本研究中,树皮着生藻类的蓝藻密度[(9.42±1.34)×104cells·cm-2]远高于绿藻[(8.10±4.90)×103cells·cm-2],可能是由于蓝藻中某些种类(如颗粒粘球藻和点形粘球藻)具有较强水分涵蓄能力的胶被,可为其细胞生长提供较长时间水分供给所致,故而此类蓝藻在群落中常形成优势种。
尽管对采集时间相同,采样高度及朝向、环境条件几乎一致,但单因素方差分析结果却显示二球悬铃木和樟树的树皮着生藻类密度差异具有统计学意义(P<0.05)。本研究中,二球悬铃木为落叶乔木,树皮较光滑且薄;而樟树常绿乔木,树皮粗糙且厚;其树皮保水能力、开放天空比及树干径流的pH等可能存在差异[16,26],进而影响树皮着生藻类生长发育导致其密度差异显著。但本研究未对2种行道树树皮吸水率、光照及树干径流pH等进行测量,这有待后续研究给予完善和补充。相同树种不同朝向的树皮着生藻类树皮着生藻类密度差异也具有统计学意义(P<0.05),表现为向水侧高于背水侧,则可能是因为树干向水侧对河水蒸发形成的水蒸气拦截致使树皮湿度高于背水侧,为藻类提供了更好的生长条件所致;然而本研究并未对两侧的空气湿度进行测量,这也有待后续研究给予完善和补充。
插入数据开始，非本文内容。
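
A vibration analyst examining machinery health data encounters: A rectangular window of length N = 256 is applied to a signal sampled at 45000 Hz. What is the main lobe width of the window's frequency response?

For a rectangular window of length N,
the main lobe width in frequency is 2*f_s/N.
= 2*45000/256 = 5625/16 Hz
This determines the minimum frequency separation for resolving two sinusoids.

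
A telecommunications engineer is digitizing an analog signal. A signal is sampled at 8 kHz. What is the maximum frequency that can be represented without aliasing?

The maximum frequency that can be represented without aliasing
is the Nyquist frequency: f_max = f_s / 2 = 8 kHz / 2 = 4 kHz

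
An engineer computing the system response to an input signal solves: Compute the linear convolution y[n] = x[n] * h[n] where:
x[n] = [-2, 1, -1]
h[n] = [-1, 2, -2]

y[n] = sum_k x[k]*h[n-k]. Output length = len(x) + len(h) - 1 = 3 + 3 - 1 = 5.
y[0] = -2*-1 = 2
y[1] = 1*-1 + -2*2 = -5
y[2] = -1*-1 + 1*2 + -2*-2 = 7
y[3] = -1*2 + 1*-2 = -4
y[4] = -1*-2 = 2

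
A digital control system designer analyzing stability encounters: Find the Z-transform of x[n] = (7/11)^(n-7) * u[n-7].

Time-shifting property: if X(z) = Z{x[n]}, then Z{x[n-d]} = z^(-d) * X(z)
X(z) = z/(z - 7/11) for x[n] = (7/11)^n * u[n]
Z{x[n-7]} = z^(-7) * z/(z - 7/11) = z^(-6)/(z - 7/11)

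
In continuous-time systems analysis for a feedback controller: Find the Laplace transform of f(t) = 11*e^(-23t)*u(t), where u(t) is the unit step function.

Standard Laplace transform pair:
e^(-at)*u(t) <-> 1/(s+a)
With a = 23: L{11*e^(-23t)*u(t)} = 11/(s+23), ROC: Re(s) > -23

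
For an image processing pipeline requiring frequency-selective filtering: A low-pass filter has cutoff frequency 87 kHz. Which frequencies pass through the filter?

A low-pass filter passes all frequencies below the cutoff frequency 87 kHz and attenuates higher frequencies.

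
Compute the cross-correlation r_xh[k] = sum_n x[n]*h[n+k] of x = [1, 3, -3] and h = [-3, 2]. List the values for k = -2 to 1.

Both sequences indexed from 0 and zero outside their support.
Lags with overlap: k = -2 to 1.
  r_xh[-2] = x[2]*h[0] = 9
  r_xh[-1] = x[1]*h[0] + x[2]*h[1] = -15
  r_xh[0] = x[0]*h[0] + x[1]*h[1] = 3
  r_xh[1] = x[0]*h[1] = 2
r_xh = [9, -15, 3, 2] (for k = -2, ..., 1)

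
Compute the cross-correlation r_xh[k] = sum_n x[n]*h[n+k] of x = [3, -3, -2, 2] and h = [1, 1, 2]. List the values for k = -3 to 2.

Both sequences indexed from 0 and zero outside their support.
Lags with overlap: k = -3 to 2.
  r_xh[-3] = x[3]*h[0] = 2
  r_xh[-2] = x[2]*h[0] + x[3]*h[1] = 0
  r_xh[-1] = x[1]*h[0] + x[2]*h[1] + x[3]*h[2] = -1
  r_xh[0] = x[0]*h[0] + x[1]*h[1] + x[2]*h[2] = -4
  r_xh[1] = x[0]*h[1] + x[1]*h[2] = -3
  r_xh[2] = x[0]*h[2] = 6
r_xh = [2, 0, -1, -4, -3, 6] (for k = -3, ..., 2)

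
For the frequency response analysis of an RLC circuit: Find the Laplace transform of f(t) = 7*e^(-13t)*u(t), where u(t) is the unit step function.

Standard Laplace transform pair:
e^(-at)*u(t) <-> 1/(s+a)
With a = 13: L{7*e^(-13t)*u(t)} = 7/(s+13), ROC: Re(s) > -13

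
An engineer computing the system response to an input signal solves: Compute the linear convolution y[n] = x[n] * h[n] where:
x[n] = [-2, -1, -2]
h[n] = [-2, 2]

y[n] = sum_k x[k]*h[n-k]. Output length = len(x) + len(h) - 1 = 3 + 2 - 1 = 4.
y[0] = -2*-2 = 4
y[1] = -1*-2 + -2*2 = -2
y[2] = -2*-2 + -1*2 = 2
y[3] = -2*2 = -4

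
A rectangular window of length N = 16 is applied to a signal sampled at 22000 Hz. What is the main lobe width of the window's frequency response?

For a rectangular window of length N,
the main lobe width in frequency is 2*f_s/N.
= 2*22000/16 = 2750 Hz
This determines the minimum frequency separation for resolving two sinusoids.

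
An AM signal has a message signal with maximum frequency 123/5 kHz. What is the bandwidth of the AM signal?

In AM (double-sideband), the bandwidth is twice the message frequency.
BW = 2 * f_m = 2 * 123/5 kHz = 246/5 kHz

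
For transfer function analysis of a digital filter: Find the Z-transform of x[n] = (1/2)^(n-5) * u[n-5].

Time-shifting property: if X(z) = Z{x[n]}, then Z{x[n-d]} = z^(-d) * X(z)
X(z) = z/(z - 1/2) for x[n] = (1/2)^n * u[n]
Z{x[n-5]} = z^(-5) * z/(z - 1/2) = z^(-4)/(z - 1/2)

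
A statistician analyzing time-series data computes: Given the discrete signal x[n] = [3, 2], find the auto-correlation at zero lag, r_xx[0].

The auto-correlation at zero lag r_xx[0] equals the signal energy.
r_xx[0] = sum of x[n]^2 = 3^2 + 2^2
= 9 + 4 = 13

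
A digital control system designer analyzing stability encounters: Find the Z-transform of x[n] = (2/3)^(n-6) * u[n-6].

Time-shifting property: if X(z) = Z{x[n]}, then Z{x[n-d]} = z^(-d) * X(z)
X(z) = z/(z - 2/3) for x[n] = (2/3)^n * u[n]
Z{x[n-6]} = z^(-6) * z/(z - 2/3) = z^(-5)/(z - 2/3)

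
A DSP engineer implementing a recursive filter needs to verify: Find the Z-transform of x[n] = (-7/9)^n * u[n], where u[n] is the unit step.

The Z-transform of a^n * u[n] is z/(z-a) for |z| > |a|.
Here a = -7/9, so X(z) = z/(z - (-7/9)) = 9z/(9z + 7)
ROC: |z| > 7/9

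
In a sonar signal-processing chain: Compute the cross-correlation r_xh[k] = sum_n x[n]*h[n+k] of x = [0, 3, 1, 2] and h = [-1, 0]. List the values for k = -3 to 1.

Both sequences indexed from 0 and zero outside their support.
Lags with overlap: k = -3 to 1.
  r_xh[-3] = x[3]*h[0] = -2
  r_xh[-2] = x[2]*h[0] + x[3]*h[1] = -1
  r_xh[-1] = x[1]*h[0] + x[2]*h[1] = -3
  r_xh[0] = x[0]*h[0] + x[1]*h[1] = 0
  r_xh[1] = x[0]*h[1] = 0
r_xh = [-2, -1, -3, 0, 0] (for k = -3, ..., 1)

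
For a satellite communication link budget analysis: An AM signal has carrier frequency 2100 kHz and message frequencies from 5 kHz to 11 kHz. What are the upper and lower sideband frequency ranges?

Upper sideband (USB) = fc + [fm_low, fm_high] = 2100 + [5, 11] = [2105, 2111] kHz
Lower sideband (LSB) = fc - [fm_high, fm_low] = 2100 - [11, 5] = [2089, 2095] kHz
Total occupied spectrum: 2089 kHz to 2111 kHz (plus carrier at 2100 kHz)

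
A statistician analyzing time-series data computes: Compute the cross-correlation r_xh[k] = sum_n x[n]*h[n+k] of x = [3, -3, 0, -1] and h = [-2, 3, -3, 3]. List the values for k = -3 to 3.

Both sequences indexed from 0 and zero outside their support.
Lags with overlap: k = -3 to 3.
  r_xh[-3] = x[3]*h[0] = 2
  r_xh[-2] = x[2]*h[0] + x[3]*h[1] = -3
  r_xh[-1] = x[1]*h[0] + x[2]*h[1] + x[3]*h[2] = 9
  r_xh[0] = x[0]*h[0] + x[1]*h[1] + x[2]*h[2] + x[3]*h[3] = -18
  r_xh[1] = x[0]*h[1] + x[1]*h[2] + x[2]*h[3] = 18
  r_xh[2] = x[0]*h[2] + x[1]*h[3] = -18
  r_xh[3] = x[0]*h[3] = 9
r_xh = [2, -3, 9, -18, 18, -18, 9] (for k = -3, ..., 3)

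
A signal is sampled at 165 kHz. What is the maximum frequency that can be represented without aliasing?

The maximum frequency that can be represented without aliasing
is the Nyquist frequency: f_max = f_s / 2 = 165 kHz / 2 = 165/2 kHz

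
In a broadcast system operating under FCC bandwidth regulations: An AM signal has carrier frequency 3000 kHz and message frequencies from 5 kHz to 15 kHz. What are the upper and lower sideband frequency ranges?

Upper sideband (USB) = fc + [fm_low, fm_high] = 3000 + [5, 15] = [3005, 3015] kHz
Lower sideband (LSB) = fc - [fm_high, fm_low] = 3000 - [15, 5] = [2985, 2995] kHz
Total occupied spectrum: 2985 kHz to 3015 kHz (plus carrier at 3000 kHz)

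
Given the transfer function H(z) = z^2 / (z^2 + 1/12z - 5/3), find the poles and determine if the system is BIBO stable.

Poles are roots of the denominator: z^2 + 1/12z - 5/3 = 0.
Quadratic formula: z = [-(1/12) +/- sqrt((1/12)^2 - 4*(-5/3))] / 2
Discriminant = 1/144 + 20/3 = 961/144; sqrt = 31/12.
z = (-1/12 +/- 31/12) / 2 => z = 5/4 or z = -4/3.
|p1| = 4/3, |p2| = 5/4.
For BIBO stability, all poles must lie inside the unit circle (|p| < 1).
System is UNSTABLE since at least one |p| >= 1.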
藻类植物对环境变化响应迅速,因此,描述其群落结构特征的多样性指数常作为环境质量评价的生物学指标。其中,Shannon-Weaver指数[30]也常写为Shannon-Wiener指数[31-34],是最为常用的水质评价指标[31-35]。基于树皮着生藻类数据计算的Shannon-Weaver多样性指数(H′)在不同树种和整体之间的差异较小,在1.10~1.40之间,似乎表明该指数可作为空气质量评价指标。然而,本研究缺少与空气质量较好区域的树皮着生藻类数据进行对比分析、调查的行道树树种也较少;相同树种不同采样朝向间有一定的差异(见表5)。因此,基于树皮着生藻类的空气质量评价指标体系构建在方法学方面的研究尚待进一步开展。